Identify osteophytes in the reconstructed, three-dimensional image stacks using CTVol software. Evaluate cartilage damage and synovitis according to the OARSI cartilage damage score 19 and synovitis score 20, on paraffin-embedded, five-micrometer sections. There were no significant changes in the rear leg load in the DMM model within eight weeks post induction, while DCS mice favored the contralateral, or control leg, significantly, two weeks after intervention.

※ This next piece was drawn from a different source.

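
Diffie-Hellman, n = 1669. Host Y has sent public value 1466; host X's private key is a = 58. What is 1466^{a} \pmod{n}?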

The ratio between the contralateral and the ipsilateral leg indicated that both models had increased bone density in the subchondral bone loading area of the affected limb, four weeks after induction. The emergence of osteophytes was more prominent in the DCS mice, with a significant increase in the number and volume compared to the DMM model two weeks after intervention. DCS presents elevated cartilage damage in the medial tibial and femoral compartments, and synovitis four weeks after induction.
Damage should be limited to the structures we intentionally want to affect, so special care is needed to maintain all other structures intact and minimize the exposure of the cartilage. The modification to include intentional cartilage scratches allows us to investigate osteoarthritis with a focus on osteophytogenesis, early osteoarthritis, or injury pain, and the effect of cartilage damage on the whole joint.
The present protocol describes the controlled microblade scratches on the surface of the articular cartilage after destabilizing the mouse knee by cutting the medial miniscotibial ligament. This animal model presents an accelerated form of osteoarthritis (OA) suitable for studying osteophyte formation, osteosclerosis, and early-stage pain.